[From Zoo Nation, 2006]
I have to confess I haven’t bothered to check via Google which came first, but the indoor shower remains one of the greatest boons to horror movies.
It’s not just that vertical ablutions mean scream queens can’t shield their cleavage under thirteen layers of bathfoam, but the incessant hiss of the showerhead also ensures no endangered damsel can detect the approaching footfall of the generic maniac with an absurdly heavy knife. (For further reference, check out the extensively-researched instruction video Hollywood Scream Queen Hot Tub Party and the rather gorgeous Brinke Stevens’ demonstration of maximising breast exposure by soap avoidance and minimising pubic flashes with careful positioning of the outermost leg.)
Meantime, mid-December, I hear some guy explaining on BBC Radio 4 that a Belgian scientist has invented a shower which offloads into the neighbouring toilet cistern, dramatically reducing water usage; apparently, he’s already having discussions with hotels in Saudi Arabia.

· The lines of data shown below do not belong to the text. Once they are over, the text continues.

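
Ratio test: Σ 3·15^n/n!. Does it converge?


aₙ = 3·15^n/n!
a_{n+1}/aₙ = 15^(n+1)/(n+1)! × n!/15^n  (constant 3 cancels)
= 15/(n+1)
L = lim(n→∞) 15/(n+1) = 0
L < 1 → series CONVERGES

Converges (ratio test: L = 0 < 1)


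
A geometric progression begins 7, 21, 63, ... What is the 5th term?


aₙ = a₁·r^(n-1)
= 7×3^4
= 7×81
= 567

a_5 = 567


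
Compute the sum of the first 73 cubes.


n(n+1)/2 = 73×74/2 = 2701
Σk³ = 2701² = 7295401

Σk³ = 7295401


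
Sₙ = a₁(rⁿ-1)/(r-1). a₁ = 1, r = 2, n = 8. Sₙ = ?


Sₙ = 1×(2^8 - 1)/(2 - 1)
= 1×(256 - 1)/1
= 1×255/1
= 255

S_8 = 255


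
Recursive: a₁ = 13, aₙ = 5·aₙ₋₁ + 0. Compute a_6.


Computing step by step:
a_1 = 13
a_2 = 65
a_3 = 325
a_4 = 1625
a_5 = 8125
a_6 = 40625


a_6 = 40625


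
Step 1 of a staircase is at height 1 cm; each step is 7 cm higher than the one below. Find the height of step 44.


aₙ = a₁ + (n-1)d
= 1 + (44-1)×7
= 1 + 301
= 302

a_44 = 302


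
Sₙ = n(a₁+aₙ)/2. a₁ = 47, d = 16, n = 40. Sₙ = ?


aₙ = 47 + (40-1)×16 = 671
Sₙ = n(a₁+aₙ)/2 = 40×(47+671)/2
= 40×718/2 = 14360

S_40 = 14360


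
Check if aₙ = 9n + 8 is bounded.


aₙ = 9n + 8 → as n→∞, aₙ→∞
No finite upper bound exists
The sequence is UNBOUNDED

Unbounded (aₙ → ∞ as n → ∞)


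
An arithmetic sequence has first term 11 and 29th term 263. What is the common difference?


d = (aₙ - a₁)/(n-1)
= (263 - 11)/(29-1)
= 252/28 = 9

d = 9


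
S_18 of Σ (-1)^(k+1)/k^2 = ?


S = 1 - 1/4 + 1/9 - 1/16 + 1/25 - 1/36 + 1/49 - 1/64 ± ...
= 0.821
(Full series converges to +π²/12 ≈ +0.8225)

S_18 = 0.821


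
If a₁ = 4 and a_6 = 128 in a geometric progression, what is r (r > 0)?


r^(n-1) = aₙ/a₁
r^5 = 128/4 = 32
r = 32^(1/5)
= 2

r = 2


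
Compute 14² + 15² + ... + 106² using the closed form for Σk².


Σₖ₌14^106 k² = Σₖ₌₁^106 k² − Σₖ₌₁^13 k²
= 106·107·213/6 − 13·14·27/6
= 402641 − 819 = 401822

Σk² = 401822


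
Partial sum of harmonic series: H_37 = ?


H_37 = 1/1 + 1/2 + 1/3 + ... + 1/37
= 2040798836801833/485721041551200
≈ 4.2016

H_37 = 2040798836801833/485721041551200 ≈ 4.2016


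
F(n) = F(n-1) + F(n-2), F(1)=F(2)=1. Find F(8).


Fibonacci sequence: 1, 1, 2, 3, 5, 8, 13, 21
F(8) = 21

F(8) = 21


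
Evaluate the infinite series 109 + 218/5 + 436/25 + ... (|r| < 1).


S∞ = a₁/(1-r) = 109/(1 - 2/5)
= 109/(3/5)
= 545/3

S∞ = 545/3


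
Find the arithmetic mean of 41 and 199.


AM = (41 + 199)/2 = 240/2 = 120

AM = 120


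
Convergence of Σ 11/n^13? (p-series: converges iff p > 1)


p-series test: Σ c/n^p converges if p > 1, diverges if p ≤ 1 (constant c > 0 doesn't affect convergence).
p = 13
13 > 1 → CONVERGES

Converges (p = 13 > 1)


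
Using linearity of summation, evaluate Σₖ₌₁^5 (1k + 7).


Σ(1k+7) = 1·Σk + 7·n
= 1·15 + 7·5
= 15 + 35 = 50

Σ = 50


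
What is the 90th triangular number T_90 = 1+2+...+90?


n(n+1)/2 = 90×91/2 = 8190/2 = 4095

Σk = 4095


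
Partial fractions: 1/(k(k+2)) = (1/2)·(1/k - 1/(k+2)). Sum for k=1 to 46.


1/(k(k+2)) = (1/2)·(1/k - 1/(k+2)) (partial fractions)
Telescoping: Σ = (1/2)·(1 + 1/2 - 1/47 - 1/48) = 3289/4512

Sum = 3289/4512


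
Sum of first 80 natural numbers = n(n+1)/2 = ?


n(n+1)/2 = 80×81/2 = 6480/2 = 3240

Σk = 3240


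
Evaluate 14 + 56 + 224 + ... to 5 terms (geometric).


Sₙ = 14×(4^5 - 1)/(4 - 1)
= 14×(1024 - 1)/3
= 14×1023/3
= 4774

S_5 = 4774


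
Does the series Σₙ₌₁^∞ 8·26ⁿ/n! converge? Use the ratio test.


aₙ = 8·26^n/n!
a_{n+1}/aₙ = 26^(n+1)/(n+1)! × n!/26^n  (constant 8 cancels)
= 26/(n+1)
L = lim(n→∞) 26/(n+1) = 0
L < 1 → series CONVERGES

Converges (ratio test: L = 0 < 1)


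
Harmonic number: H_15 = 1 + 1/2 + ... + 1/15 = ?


H_15 = 1/1 + 1/2 + 1/3 + ... + 1/15
= 1195757/360360
≈ 3.3182

H_15 = 1195757/360360 ≈ 3.3182


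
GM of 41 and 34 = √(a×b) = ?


GM = √(41×34) = √1394 = 37.3363

GM = 37.3363


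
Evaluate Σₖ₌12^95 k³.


Σₖ₌12^95 k³ = [95·96/2]² − [11·12/2]²
= 20793600 − 4356 = 20789244

Σk³ = 20789244


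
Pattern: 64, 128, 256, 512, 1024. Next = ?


Pattern: powers of 2: 2ⁿ
Terms: 64, 128, 256, 512, 1024
Next term = 2048

Next term = 2048


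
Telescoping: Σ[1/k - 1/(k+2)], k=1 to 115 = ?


Telescoping with gap 2: two head and two tail terms survive.
= (1 + 1/2) - (1/116 + 1/117)
= 3/2 - 1/116 - 1/117 = 20125/13572

Sum = 20125/13572


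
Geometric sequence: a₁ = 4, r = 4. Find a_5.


aₙ = a₁·r^(n-1)
= 4×4^4
= 4×256
= 1024

a_5 = 1024


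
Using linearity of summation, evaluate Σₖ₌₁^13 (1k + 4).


Σ(1k+4) = 1·Σk + 4·n
= 1·91 + 4·13
= 91 + 52 = 143

Σ = 143


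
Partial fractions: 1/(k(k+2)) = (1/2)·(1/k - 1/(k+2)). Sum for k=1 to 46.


1/(k(k+2)) = (1/2)·(1/k - 1/(k+2)) (partial fractions)
Telescoping: Σ = (1/2)·(1 + 1/2 - 1/47 - 1/48) = 3289/4512

Sum = 3289/4512


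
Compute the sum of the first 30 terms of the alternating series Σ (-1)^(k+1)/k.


S = 1 - 1/2 + 1/3 - 1/4 + 1/5 - 1/6 + 1/7 - 1/8 ± ...
= 0.6768
(Full series converges to +ln(2) ≈ +0.6931)

S_30 = 0.6768


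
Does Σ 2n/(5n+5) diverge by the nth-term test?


lim(n→∞) 2n/(5n+5) = 2/5 = 2/5  (divide numerator and denominator by n)
lim aₙ = 2/5 ≠ 0 → series DIVERGES

Diverges (lim aₙ = 2/5 ≠ 0)


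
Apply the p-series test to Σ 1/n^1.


p-series test: Σ c/n^p converges if p > 1, diverges if p ≤ 1 (constant c > 0 doesn't affect convergence).
p = 1
1 ≤ 1 → DIVERGES

Diverges (p = 1 ≤ 1)


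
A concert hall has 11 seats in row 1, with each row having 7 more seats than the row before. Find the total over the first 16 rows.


aₙ = 11 + (16-1)×7 = 116
Sₙ = n(a₁+aₙ)/2 = 16×(11+116)/2
= 16×127/2 = 1016

S_16 = 1016


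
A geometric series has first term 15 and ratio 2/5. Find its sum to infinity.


S∞ = a₁/(1-r) = 15/(1 - 2/5)
= 15/(3/5)
= 25

S∞ = 25


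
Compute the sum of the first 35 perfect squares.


n = 35
n(n+1)(2n+1)/6 = 35×36×71/6
= 89460/6 = 14910

Σk² = 14910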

My first thought, should all British bathrooms get one of these devices, is that should you feel the need, piss in the shower. Goes the same direction in the end, you’re cutting out the middleman and – multiplied by, say, twenty million thirty-second micturations per day – the thousands of hours saved would probably propel the UK back into the top ten of global productivity.
Needless to say, this is not recommended for those who prefer to take a bath. Nor should this idea be extended to more solid bodily functions – at least not without a full time and motion study.